The Cortical Column: a Structure without a Function

The Cortical Column: a Structure without a Function

I’m starting to dive into scholarly articles about cortical structures and I found an interesting, albeit old, article claiming the cortical column may not serve a particular function in a general animal’s cortex and may not be the “basic functional entity of the cortex”. I’m not sure of their conclusions, although the evidence presented that some animals have cortical columns in certain regions while others don’t is interesting. However, I did find the article had a lot of detailed history and references on how cortical columns and minicolumns were discovered. Thoughts?

We are aware of this article. It has been brought up several times on the mailinglist. @subutai have written a nice summary of this article in our annotated bibliography

I copied and pasted his summary below

"1.4 Horton: minicolumn naysayer
This paper [18] is a good summary of the arguments against the importance of columns. We should point out that the term ”column” is very ambiguous - this article reviews all the variations but is also a bit muddled about them. In HTM the term refers strictly to mini-columns. Phenomena like macro columns, hyper columns, ocular dominance columns, etc. are emergent phenomena that group together lots of mini columns. They probably arise as a function of learning, and not really required in a strict sense. You can get lots of variations in these macro-column structures and that would be fine. So most of the article does not contradict HTM theory.

Horton completely disagrees with the notion that minicolumns have any functional significant what- soever. He states, ”dubious is the concept that minicolumns are basic modular units of the adult cortex, rather than simply remnants of foetal development”.

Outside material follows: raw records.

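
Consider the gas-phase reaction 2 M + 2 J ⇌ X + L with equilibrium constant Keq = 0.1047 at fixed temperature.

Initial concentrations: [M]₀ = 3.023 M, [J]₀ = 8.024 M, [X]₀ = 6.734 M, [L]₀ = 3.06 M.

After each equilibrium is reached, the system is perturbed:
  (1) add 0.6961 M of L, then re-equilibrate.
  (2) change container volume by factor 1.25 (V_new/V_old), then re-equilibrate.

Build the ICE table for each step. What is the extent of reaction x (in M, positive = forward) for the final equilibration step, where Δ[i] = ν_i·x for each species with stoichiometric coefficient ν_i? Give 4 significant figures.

x = -0.14 M

Q₀ = 0.03502 vs Keq = 0.1047 ⇒ Q<K, forward
Step 1:
                    M           J           X           L
  I             3.023       8.024       6.734        3.06
  C           -0.8639     -0.8639      0.4319      0.4319
  E             2.159        7.16       7.166       3.492
  solve Keq expr → x = 0.4319; check Q = 0.1047
Then add 0.6961 M of L.
Step 2:
                    M           J           X           L
  I             2.159        7.16       7.166       4.188
  C            0.1331      0.1331    -0.06653    -0.06653
  E             2.292       7.293       7.099       4.122
  solve Keq expr → x = -0.06653; check Q = 0.1047
Then change container volume by factor 1.25 (V_new/V_old).
Step 3:
                    M           J           X           L
  I             1.834       5.835        5.68       3.297
  C              0.28        0.28       -0.14       -0.14
  E             2.114       6.115        5.54       3.157
  solve Keq expr → x = -0.14; check Q = 0.1047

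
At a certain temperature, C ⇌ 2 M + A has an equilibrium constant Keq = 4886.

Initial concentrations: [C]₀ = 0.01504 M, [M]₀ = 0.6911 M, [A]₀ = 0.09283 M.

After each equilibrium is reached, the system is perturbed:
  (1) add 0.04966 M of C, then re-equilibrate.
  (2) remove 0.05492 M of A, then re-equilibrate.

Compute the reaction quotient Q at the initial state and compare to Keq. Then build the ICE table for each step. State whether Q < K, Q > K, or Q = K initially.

Q₀ = 2.948 vs Keq = 4886 ⇒ Q<K, forward
Step 1:
                  C         M         A
  init      0.01504    0.6911   0.09283
  Δ        -0.01503   0.03006   0.01503
  eq      1.1480e-05    0.7212    0.1079
  solve Keq expr → x = 0.01503; check Q = 4886
Then add 0.04966 M of C.
Step 2:
                  C         M         A
  init      0.04967    0.7212    0.1079
  Δ        -0.04965    0.0993   0.04965
  eq      2.1700e-05    0.8205    0.1575
  solve Keq expr → x = 0.04965; check Q = 4886
Then remove 0.05492 M of A.
Step 3:
                  C         M         A
  init    2.1700e-05    0.8205    0.1026
  Δ       -7.5648e-06 1.5130e-05 7.5648e-06
  eq      1.4135e-05    0.8205    0.1026
  solve Keq expr → x = 7.5648e-06; check Q = 4886

Q₀ = 2.948; Q < K (proceeds forward)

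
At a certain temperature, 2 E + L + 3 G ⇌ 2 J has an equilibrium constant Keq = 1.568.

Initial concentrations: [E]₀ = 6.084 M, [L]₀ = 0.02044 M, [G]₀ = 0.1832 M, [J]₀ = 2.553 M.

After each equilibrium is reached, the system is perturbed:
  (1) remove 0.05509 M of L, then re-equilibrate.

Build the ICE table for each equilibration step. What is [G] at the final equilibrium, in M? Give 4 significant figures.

Q₀ = 1401 vs Keq = 1.568 ⇒ Q>K, reverse
Step 1:
                    E           L           G           J
  I             6.084     0.02044      0.1832       2.553
  C            0.3574      0.1787      0.5361     -0.3574
  E             6.441      0.1991      0.7193       2.196
  solve Keq expr → x = -0.1787; check Q = 1.568
Then remove 0.05509 M of L.
Step 2:
                    E           L           G           J
  I             6.441       0.144      0.7193       2.196
  C           0.03058     0.01529     0.04587    -0.03058
  E             6.472      0.1593      0.7651       2.165
  solve Keq expr → x = -0.01529; check Q = 1.568

[G]_eq = 0.7651 M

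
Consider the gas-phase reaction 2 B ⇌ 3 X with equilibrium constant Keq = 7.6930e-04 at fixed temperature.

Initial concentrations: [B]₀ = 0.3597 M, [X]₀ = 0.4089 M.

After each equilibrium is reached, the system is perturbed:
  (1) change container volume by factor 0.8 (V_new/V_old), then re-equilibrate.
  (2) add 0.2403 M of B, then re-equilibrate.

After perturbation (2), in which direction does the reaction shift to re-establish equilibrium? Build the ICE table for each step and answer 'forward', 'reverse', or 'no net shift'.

Q₀ = 0.5284 vs Keq = 7.6930e-04 ⇒ Q>K, reverse
Step 1:
                    B           X
  init         0.3597      0.4089
  Δ            0.2297     -0.3445
  eq           0.5894     0.06441
  solve Keq expr → x = -0.1148; check Q = 7.6930e-04
Then change container volume by factor 0.8 (V_new/V_old).
Step 2:
                    B           X
  init         0.7367     0.08051
  Δ          0.003682   -0.005522
  eq           0.7404     0.07499
  solve Keq expr → x = -0.001841; check Q = 7.6930e-04
Then add 0.2403 M of B.
Step 3:
                    B           X
  init         0.9807     0.07499
  Δ         -0.009897     0.01485
  eq           0.9708     0.08984
  solve Keq expr → x = 0.004949; check Q = 7.6930e-04

Direction: forward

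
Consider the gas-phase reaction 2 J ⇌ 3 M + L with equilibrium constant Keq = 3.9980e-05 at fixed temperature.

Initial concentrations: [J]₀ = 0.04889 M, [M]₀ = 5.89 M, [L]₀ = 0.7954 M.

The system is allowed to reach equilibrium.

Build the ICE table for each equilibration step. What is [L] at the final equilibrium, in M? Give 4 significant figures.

[L]_eq = 2.4989e-06 M

Q₀ = 6.7997e+04 vs Keq = 3.9980e-05 ⇒ Q>K, reverse
Step 1:
                   J          M          L
  I          0.04889       5.89     0.7954
  C            1.591     -2.386    -0.7954
  E             1.64      3.504 2.4989e-06
  solve Keq expr → x = -0.7954; check Q = 3.9980e-05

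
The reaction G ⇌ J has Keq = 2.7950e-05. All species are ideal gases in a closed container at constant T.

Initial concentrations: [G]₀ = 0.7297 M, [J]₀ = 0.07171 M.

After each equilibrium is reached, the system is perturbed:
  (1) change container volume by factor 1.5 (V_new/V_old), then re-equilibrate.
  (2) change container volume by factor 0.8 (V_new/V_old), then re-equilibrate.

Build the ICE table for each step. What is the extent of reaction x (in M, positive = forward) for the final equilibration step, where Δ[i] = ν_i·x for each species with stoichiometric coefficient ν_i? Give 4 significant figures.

Q₀ = 0.09827 vs Keq = 2.7950e-05 ⇒ Q>K, reverse
Step 1:
                  G         J
  Initial    0.7297   0.07171
  Change    0.07169  -0.07169
  Equil      0.8014 2.2399e-05
  solve Keq expr → x = -0.07169; check Q = 2.7950e-05
Then change container volume by factor 1.5 (V_new/V_old).
Step 2:
                  G         J
  Initial    0.5343 1.4933e-05
  Change          0         0
  Equil      0.5343 1.4933e-05
  solve Keq expr → x = 0; check Q = 2.7950e-05
Then change container volume by factor 0.8 (V_new/V_old).
Step 3:
                  G         J
  Initial    0.6678 1.8666e-05
  Change          0         0
  Equil      0.6678 1.8666e-05
  solve Keq expr → x = 0; check Q = 2.7950e-05

x = 0 M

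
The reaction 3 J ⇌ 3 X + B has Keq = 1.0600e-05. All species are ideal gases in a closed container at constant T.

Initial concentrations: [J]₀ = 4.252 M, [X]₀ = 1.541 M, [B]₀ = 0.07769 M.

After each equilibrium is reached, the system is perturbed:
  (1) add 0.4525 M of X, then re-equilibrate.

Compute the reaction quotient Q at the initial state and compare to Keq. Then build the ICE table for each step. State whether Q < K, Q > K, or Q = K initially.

Q₀ = 0.003698 vs Keq = 1.0600e-05 ⇒ Q>K, reverse
Step 1:
                   J          X          B
  Initial      4.252      1.541    0.07769
  Change      0.2318    -0.2318   -0.07726
  Equil        4.484      1.309 4.2581e-04
  solve Keq expr → x = -0.07726; check Q = 1.0600e-05
Then add 0.4525 M of X.
Step 2:
                   J          X          B
  Initial      4.484      1.762 4.2581e-04
  Change  7.5222e-04 -7.5222e-04 -2.5074e-04
  Equil        4.485      1.761 1.7507e-04
  solve Keq expr → x = -2.5074e-04; check Q = 1.0600e-05

Q₀ = 0.003698; Q > K (proceeds reverse)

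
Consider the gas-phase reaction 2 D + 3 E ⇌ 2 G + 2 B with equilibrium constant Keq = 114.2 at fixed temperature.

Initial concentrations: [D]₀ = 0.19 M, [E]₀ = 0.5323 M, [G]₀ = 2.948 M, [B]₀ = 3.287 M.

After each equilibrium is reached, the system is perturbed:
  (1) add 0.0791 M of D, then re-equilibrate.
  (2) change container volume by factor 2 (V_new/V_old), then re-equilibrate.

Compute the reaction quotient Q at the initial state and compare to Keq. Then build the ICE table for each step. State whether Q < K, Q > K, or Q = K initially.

Q₀ = 1.7246e+04; Q > K (proceeds reverse)

Q₀ = 1.7246e+04 vs Keq = 114.2 ⇒ Q>K, reverse
Step 1:
                   D          E          G          B
  I             0.19     0.5323      2.948      3.287
  C           0.3927     0.5891    -0.3927    -0.3927
  E           0.5827      1.121      2.555      2.894
  solve Keq expr → x = -0.1964; check Q = 114.2
Then add 0.0791 M of D.
Step 2:
                   D          E          G          B
  I           0.6618      1.121      2.555      2.894
  C         -0.02943   -0.04414    0.02943    0.02943
  E           0.6324      1.077      2.585      2.924
  solve Keq expr → x = 0.01471; check Q = 114.2
Then change container volume by factor 2 (V_new/V_old).
Step 3:
                   D          E          G          B
  I           0.3162     0.5386      1.292      1.462
  C          0.04122    0.06183   -0.04122   -0.04122
  E           0.3574     0.6005      1.251      1.421
  solve Keq expr → x = -0.02061; check Q = 114.2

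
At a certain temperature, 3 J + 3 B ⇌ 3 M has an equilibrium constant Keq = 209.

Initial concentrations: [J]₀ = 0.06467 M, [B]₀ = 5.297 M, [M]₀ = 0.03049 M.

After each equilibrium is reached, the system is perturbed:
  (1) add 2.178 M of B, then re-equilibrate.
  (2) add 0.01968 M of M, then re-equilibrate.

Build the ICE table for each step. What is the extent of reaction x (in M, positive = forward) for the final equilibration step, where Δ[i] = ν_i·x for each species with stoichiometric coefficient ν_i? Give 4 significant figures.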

Again we need to be precise about language. Most people debate whether the mini-column is THE basic unit of cortical function, as if the connections between cells in a mini-column compute some- thing. In HTM theory we dont make this claim, its false, and it leads to a lot of confusion. The cellular layer, not the mini-column, is a unit of processing. All we claim is that cells in a mini- column share similar feedforward response properties and that they mutually inhibit each other. We dont require this inhibition be local to just the mini-column, in fact it may very well extend to sur- rounding columns. Horton admits that mini-columns exist physically (pretty much everyone does), but he argues that they arent functionally important.

One of his arguments is that there is a profuse connectivity across columns. This argues against the idea that the mini-column is the unit of computation but it is what we need in HTM layers.
The only claim really under contention, vis–vis the Horton paper, is whether cells in a mini-column share feedforward receptive fields. As the paper points out it is extremely difficult to detect this, as mini-columns are very narrow (35-50um wide and 2500um tall). It is also likely that the cells in a mini-column are not exactly linear. They can move about as much as they want as long as the connections are maintained. Neocortical tissue is more like tapioca and less like wood.
We propose that cells in a mini-column will exhibit very different responses during learned se- quences. This exact behavior has been documented. However, some people argue this proves that the cells in the mini-column do not share common receptive fields! So you have to be careful when reading claims. Was the animal awake, was it a brain slice, what exact stimulus is being used?
HTM theory provides an elegant explanation for the conflicting data and confusion about mini- columns."


Oh, I must have missed the annotated bibliography. Thanks for the link @ycui and the informative response! I apologies for the repeat (it must get slightly annoying).